I fear that Nicolaes Maes (1634-1693), in this Portrait of George Bredehoff de Vicq as Ganymede, must have been extremely naive to have chosen the Ganymede story for the portrait of an infant.

There were further paintings of the abduction of Ganymede, although its popularity as a subject and a story for narrative painting waned.

moreauabductionofganymede
Gustave Moreau (1826–1898), The Abduction of Ganymede (1886), watercolour and gouache on paper, 58.5 × 45.5 cm, Private collection. Wikimedia Commons.

Then in 1886, Gustave Moreau painted this watercolour which retold the new version, complete with barking dog and the surrounding wood. With his detailed knowledge of classical times, it is hard to believe that Moreau did not fully understand the connotations.
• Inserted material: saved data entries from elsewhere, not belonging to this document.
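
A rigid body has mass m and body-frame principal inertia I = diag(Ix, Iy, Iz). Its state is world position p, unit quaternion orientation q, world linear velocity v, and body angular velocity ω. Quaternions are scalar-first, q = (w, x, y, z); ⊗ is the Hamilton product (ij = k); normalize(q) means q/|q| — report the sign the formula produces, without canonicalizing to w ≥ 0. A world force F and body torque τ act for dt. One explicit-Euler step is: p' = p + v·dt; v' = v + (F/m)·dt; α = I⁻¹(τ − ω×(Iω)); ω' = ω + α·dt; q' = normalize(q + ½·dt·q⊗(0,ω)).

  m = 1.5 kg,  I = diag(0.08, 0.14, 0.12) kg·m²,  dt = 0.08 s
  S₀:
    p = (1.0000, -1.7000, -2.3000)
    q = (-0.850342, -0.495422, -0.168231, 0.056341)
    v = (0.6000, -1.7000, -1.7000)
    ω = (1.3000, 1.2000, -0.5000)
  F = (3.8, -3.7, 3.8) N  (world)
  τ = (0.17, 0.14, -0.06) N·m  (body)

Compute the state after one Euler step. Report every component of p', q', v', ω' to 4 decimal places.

p' = (1.0480, -1.8360, -2.4360)
q' = (-0.8132, -0.5375, -0.2154, 0.0582)
v' = (0.8027, -1.8973, -1.4973)
ω' = (1.4580, 1.2651, -0.6024)

angular accel α = (1.9750, 0.8143, -1.2800)
ω + α·dt = (1.4580, 1.2651, -0.6024)
2q̇ = q⊗(0,ω) = (0.8740963, -1.0889383, -1.1948781, 0.0493649)
q + ½dt·q⊗(0,ω), renormalized = (-0.8132, -0.5375, -0.2154, 0.0582)
a = F/m = (2.5333, -2.4667, 2.5333)
new position p' = (1.0480, -1.8360, -2.4360)
new velocity v' = (0.8027, -1.8973, -1.4973)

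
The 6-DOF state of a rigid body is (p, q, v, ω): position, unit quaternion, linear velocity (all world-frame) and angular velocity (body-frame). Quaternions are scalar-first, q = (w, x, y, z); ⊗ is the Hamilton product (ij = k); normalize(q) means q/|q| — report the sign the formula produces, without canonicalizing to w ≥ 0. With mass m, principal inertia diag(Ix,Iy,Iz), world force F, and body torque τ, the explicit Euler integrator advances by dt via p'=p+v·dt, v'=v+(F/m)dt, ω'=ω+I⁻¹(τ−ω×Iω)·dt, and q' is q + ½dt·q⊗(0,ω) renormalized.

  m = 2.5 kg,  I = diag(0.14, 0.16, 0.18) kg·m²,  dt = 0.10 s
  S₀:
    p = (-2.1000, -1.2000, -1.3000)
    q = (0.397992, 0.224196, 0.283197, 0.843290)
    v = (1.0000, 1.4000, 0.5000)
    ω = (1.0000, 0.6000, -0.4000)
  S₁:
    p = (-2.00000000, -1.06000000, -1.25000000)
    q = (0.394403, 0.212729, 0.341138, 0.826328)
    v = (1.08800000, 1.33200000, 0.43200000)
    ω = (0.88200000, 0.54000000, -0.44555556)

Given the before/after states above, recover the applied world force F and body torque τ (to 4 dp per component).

velocity change Δv = (0.08800000, -0.06800000, -0.06800000)
F = m·Δv/dt = (2.2000, -1.7000, -1.7000)
ω₁ − ω₀ = (-0.11800000, -0.06000000, -0.04555556)
gyro term ω₀×Iω₀ = (-0.0048, 0.0160, 0.0120)
τ = I·(Δω/dt) + ω₀×(Iω₀) = (-0.1700, -0.0800, -0.0700)

F = (2.2000, -1.7000, -1.7000)
τ = (-0.1700, -0.0800, -0.0700)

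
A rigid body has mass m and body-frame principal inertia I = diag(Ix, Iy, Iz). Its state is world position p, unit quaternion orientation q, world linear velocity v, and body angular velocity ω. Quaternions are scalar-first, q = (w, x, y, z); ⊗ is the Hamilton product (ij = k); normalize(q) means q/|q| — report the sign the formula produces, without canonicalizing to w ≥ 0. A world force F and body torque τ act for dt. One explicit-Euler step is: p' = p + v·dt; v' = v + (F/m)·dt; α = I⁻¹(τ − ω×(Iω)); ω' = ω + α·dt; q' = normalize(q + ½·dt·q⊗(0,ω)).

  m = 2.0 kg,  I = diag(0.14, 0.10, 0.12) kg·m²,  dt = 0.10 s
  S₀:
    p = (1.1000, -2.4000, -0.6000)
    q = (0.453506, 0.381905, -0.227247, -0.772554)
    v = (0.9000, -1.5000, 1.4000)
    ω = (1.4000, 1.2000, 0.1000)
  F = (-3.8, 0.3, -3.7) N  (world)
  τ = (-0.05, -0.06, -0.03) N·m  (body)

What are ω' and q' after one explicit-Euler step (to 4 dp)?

ω' = (1.3626, 1.1372, 0.1310)
q' = (0.4424, 0.4569, -0.2549, -0.7284)

gyro term ω×Iω = (0.0024, 0.0028, -0.0672)
angular accel α = (-0.3743, -0.6280, 0.3100)
ω' = ω + α·dt = (1.3626, 1.1372, 0.1310)
q⊗(0,ω) = (-0.1847152, 1.5392485, -0.5755589, 0.8217824)
q' = normalize(q + ½dt·q⊗(0,ω)) = (0.4424, 0.4569, -0.2549, -0.7284)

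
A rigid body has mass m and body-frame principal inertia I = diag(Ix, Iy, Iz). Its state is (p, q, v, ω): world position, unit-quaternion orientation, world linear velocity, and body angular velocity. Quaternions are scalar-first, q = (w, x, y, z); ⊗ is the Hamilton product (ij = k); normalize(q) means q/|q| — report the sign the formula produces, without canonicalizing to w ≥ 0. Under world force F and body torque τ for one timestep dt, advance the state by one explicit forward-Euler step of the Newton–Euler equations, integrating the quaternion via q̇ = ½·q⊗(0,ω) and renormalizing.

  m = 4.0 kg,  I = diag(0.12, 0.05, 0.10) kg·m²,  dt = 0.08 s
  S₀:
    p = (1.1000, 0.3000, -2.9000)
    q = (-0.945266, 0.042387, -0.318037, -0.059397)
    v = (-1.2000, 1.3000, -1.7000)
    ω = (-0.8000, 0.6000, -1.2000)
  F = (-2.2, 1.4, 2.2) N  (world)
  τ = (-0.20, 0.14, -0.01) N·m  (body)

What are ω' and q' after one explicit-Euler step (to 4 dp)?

precession coupling ω×(Iω) = (-0.0360, 0.0192, 0.0336)
α = I⁻¹(τ − ω×Iω) = (-1.3667, 2.4160, -0.4360)
ω' = ω + α·dt = (-0.9093, 0.7933, -1.2349)
q⊗(0,ω) = (0.1534554, 1.1734954, -0.4687776, 0.9053218)
q' = normalize(q + ½dt·q⊗(0,ω)) = (-0.9373, 0.0892, -0.3361, -0.0231)

ω' = (-0.9093, 0.7933, -1.2349)
q' = (-0.9373, 0.0892, -0.3361, -0.0231)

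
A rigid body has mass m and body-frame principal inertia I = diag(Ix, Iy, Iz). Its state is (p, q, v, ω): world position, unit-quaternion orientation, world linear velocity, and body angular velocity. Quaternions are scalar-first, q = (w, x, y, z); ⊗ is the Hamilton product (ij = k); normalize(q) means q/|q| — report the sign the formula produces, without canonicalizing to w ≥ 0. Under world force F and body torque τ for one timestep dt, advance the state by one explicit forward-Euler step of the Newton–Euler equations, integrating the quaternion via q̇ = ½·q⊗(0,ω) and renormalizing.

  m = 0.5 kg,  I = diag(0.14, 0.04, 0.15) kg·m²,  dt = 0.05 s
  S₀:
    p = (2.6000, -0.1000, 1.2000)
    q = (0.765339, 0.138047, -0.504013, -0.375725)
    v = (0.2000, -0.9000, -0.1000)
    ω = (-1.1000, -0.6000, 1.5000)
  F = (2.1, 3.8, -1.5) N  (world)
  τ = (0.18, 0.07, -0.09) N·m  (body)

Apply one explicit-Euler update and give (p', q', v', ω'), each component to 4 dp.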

There was a brief resurgence of interest in painting this scene. Frank Kirchbach made a drawing which was turned into an engraving, which was to inspire still more bizarre connections.

kirchbachbudweiser
Frank Kirchbach (1859-1912) (after), advertisement for Budweiser beer after ‘The Rape of Ganymede’ (1904), advertisement in Theatre magazine, February 1906.

In 1904, Kirchbach’s print was borrowed for an advertisement for Budweiser beer. The advertiser’s ‘modern vision of Ganymede’ is taken almost directly from Leochares sculpture of 325 BCE, over two millenia earlier. It’s hard to believe that no one recognised its associations with pederasty, which was then becoming known as paedophilia and recognised for the crime that it is.

References

Wikipedia.

Woodford, Susan (2003) Images of Myths in Classical Antiquity, Cambridge UP. ISBN 978 0 521 78809 0.